Das Kapital produziert also diese Unmengen von Schuhen nicht, weil deren Qualität so niedrig ist und wir daher tatsächlich ständig neue Schuhe brauchen, wie es der oben genannte Textilexperte nahelegt. Nein, der Gebrauchswert Schuh ist ganz nebensächlich. Diese Schuhe werden so zahlreich produziert und so fiebrig beworben, weil daraus möglichst viel Kapital geschlagen werden soll. Die niedere Qualität und die irrsinnige Überproduktion sind die Folgen daraus.
Die Alternative: Armut?
Um nicht mehr jedes Jahr Millionen Schuhe auf der Müllhalde verschwinden zu lassen, wäre also eine andere Gesellschaft notwendig, in der nicht für den Profit einiger weniger produziert wird.

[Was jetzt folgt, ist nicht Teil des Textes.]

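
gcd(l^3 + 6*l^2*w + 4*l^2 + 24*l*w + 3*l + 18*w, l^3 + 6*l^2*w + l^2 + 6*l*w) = l^2 + 6*l*w + l + 6*w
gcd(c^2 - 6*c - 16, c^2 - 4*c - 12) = c + 2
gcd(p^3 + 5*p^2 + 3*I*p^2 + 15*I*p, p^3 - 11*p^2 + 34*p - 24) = 1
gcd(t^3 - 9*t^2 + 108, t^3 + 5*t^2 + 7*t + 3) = t + 3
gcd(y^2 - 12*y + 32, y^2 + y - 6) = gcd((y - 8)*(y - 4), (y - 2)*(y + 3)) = 1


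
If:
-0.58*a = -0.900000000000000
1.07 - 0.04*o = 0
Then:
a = 1.55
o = 26.75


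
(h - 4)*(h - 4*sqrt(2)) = h^2 - 4*sqrt(2)*h - 4*h + 16*sqrt(2)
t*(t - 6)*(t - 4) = t^3 - 10*t^2 + 24*t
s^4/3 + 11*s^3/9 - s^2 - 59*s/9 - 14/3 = (s/3 + 1)*(s - 7/3)*(s + 1)*(s + 2)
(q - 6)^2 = q^2 - 12*q + 36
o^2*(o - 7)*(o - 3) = o^4 - 10*o^3 + 21*o^2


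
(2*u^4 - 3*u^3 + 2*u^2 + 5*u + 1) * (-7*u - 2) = -14*u^5 + 17*u^4 - 8*u^3 - 39*u^2 - 17*u - 2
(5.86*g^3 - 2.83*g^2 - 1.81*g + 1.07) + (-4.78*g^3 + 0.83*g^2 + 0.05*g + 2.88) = 1.08*g^3 - 2.0*g^2 - 1.76*g + 3.95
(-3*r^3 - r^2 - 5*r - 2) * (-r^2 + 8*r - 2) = 3*r^5 - 23*r^4 + 3*r^3 - 36*r^2 - 6*r + 4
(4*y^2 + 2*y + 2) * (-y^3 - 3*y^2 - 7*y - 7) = -4*y^5 - 14*y^4 - 36*y^3 - 48*y^2 - 28*y - 14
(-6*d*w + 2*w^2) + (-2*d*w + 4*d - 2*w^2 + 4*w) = -8*d*w + 4*d + 4*w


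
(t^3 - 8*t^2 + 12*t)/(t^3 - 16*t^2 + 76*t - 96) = t/(t - 8)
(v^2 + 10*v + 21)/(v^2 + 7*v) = (v + 3)/v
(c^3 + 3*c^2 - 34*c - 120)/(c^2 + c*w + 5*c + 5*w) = (c^2 - 2*c - 24)/(c + w)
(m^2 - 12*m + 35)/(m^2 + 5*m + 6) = (m^2 - 12*m + 35)/(m^2 + 5*m + 6)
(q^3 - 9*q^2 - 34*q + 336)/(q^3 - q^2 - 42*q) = (q - 8)/q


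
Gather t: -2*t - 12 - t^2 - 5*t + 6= -t^2 - 7*t - 6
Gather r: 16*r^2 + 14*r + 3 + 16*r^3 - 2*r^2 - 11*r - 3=16*r^3 + 14*r^2 + 3*r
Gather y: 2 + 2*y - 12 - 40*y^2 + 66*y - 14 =-40*y^2 + 68*y - 24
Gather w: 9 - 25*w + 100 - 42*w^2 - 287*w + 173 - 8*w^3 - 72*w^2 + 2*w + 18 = -8*w^3 - 114*w^2 - 310*w + 300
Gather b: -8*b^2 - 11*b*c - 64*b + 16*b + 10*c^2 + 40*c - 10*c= -8*b^2 + b*(-11*c - 48) + 10*c^2 + 30*c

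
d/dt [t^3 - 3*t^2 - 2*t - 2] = 3*t^2 - 6*t - 2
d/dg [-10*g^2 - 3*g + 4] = -20*g - 3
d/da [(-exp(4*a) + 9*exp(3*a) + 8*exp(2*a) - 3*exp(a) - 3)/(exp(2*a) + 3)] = (-2*exp(5*a) + 9*exp(4*a) - 12*exp(3*a) + 84*exp(2*a) + 54*exp(a) - 9)*exp(a)/(exp(4*a) + 6*exp(2*a) + 9)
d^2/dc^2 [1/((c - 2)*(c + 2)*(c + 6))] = 4*(3*c^4 + 24*c^3 + 48*c^2 + 80)/(c^9 + 18*c^8 + 96*c^7 - 1248*c^5 - 1728*c^4 + 5120*c^3 + 9216*c^2 - 6912*c - 13824)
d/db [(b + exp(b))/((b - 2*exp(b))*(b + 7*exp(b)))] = (-(b - 2*exp(b))*(b + exp(b))*(7*exp(b) + 1) + (b - 2*exp(b))*(b + 7*exp(b))*(exp(b) + 1) + (b + exp(b))*(b + 7*exp(b))*(2*exp(b) - 1))/((b - 2*exp(b))^2*(b + 7*exp(b))^2)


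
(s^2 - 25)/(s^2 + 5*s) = (s - 5)/s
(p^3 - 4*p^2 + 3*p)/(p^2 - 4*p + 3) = p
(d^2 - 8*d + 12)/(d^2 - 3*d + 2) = (d - 6)/(d - 1)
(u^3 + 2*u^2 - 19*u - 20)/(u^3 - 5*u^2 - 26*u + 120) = (u + 1)/(u - 6)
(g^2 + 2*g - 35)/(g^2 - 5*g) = (g + 7)/g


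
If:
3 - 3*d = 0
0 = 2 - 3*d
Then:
No Solution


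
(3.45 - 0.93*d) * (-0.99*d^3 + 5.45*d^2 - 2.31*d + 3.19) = 0.9207*d^4 - 8.484*d^3 + 20.9508*d^2 - 10.9362*d + 11.0055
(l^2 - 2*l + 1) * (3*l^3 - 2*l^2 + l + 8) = 3*l^5 - 8*l^4 + 8*l^3 + 4*l^2 - 15*l + 8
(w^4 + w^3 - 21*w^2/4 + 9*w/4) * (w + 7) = w^5 + 8*w^4 + 7*w^3/4 - 69*w^2/2 + 63*w/4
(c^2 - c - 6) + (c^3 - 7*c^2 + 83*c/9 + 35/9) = c^3 - 6*c^2 + 74*c/9 - 19/9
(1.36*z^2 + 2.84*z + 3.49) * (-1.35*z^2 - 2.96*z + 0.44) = -1.836*z^4 - 7.8596*z^3 - 12.5195*z^2 - 9.0808*z + 1.5356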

Hieße eine solche alternative Produktionsweise, die sich tatsächlich danach richtet, vernunftgeleitet unsere Bedürfnisse zu befriedigen, nun in Armut und Entsagung zu leben? Wäre sie quasi das entgegengesetzte Extrem? Sicher ist, dass in einer solchen Gesellschaft – einer sozialistischen nämlich – der Raum für die Überwindung solcher für Mensch und Natur zerstörerischer Produktionsweisen geschaffen wäre. In dem Moment, wo nicht der Markt und die Produktion für das Kapital über die Art und Weise unserer gesellschaftlichen Reproduktion bestimmen, sondern wir selbst bewusst und kollektiv planen, können wir auch im Einklang mit unseren Bedürfnissen und den Schranken der Natur leben.
Wir könnten sowohl künstlich geschaffene Begierden als auch ihre Befriedigung durch schnelllebige Produkte zu den Akten legen. Niemand von uns bräuchte alle drei Monate ein neues Paar Schuhe, dafür aber mit Sicherheit solche, die sich nicht nach drei Monaten überlebt haben. In einer Gesellschaft, die nicht dem Profitzwang unterworfen ist, wäre das auch möglich.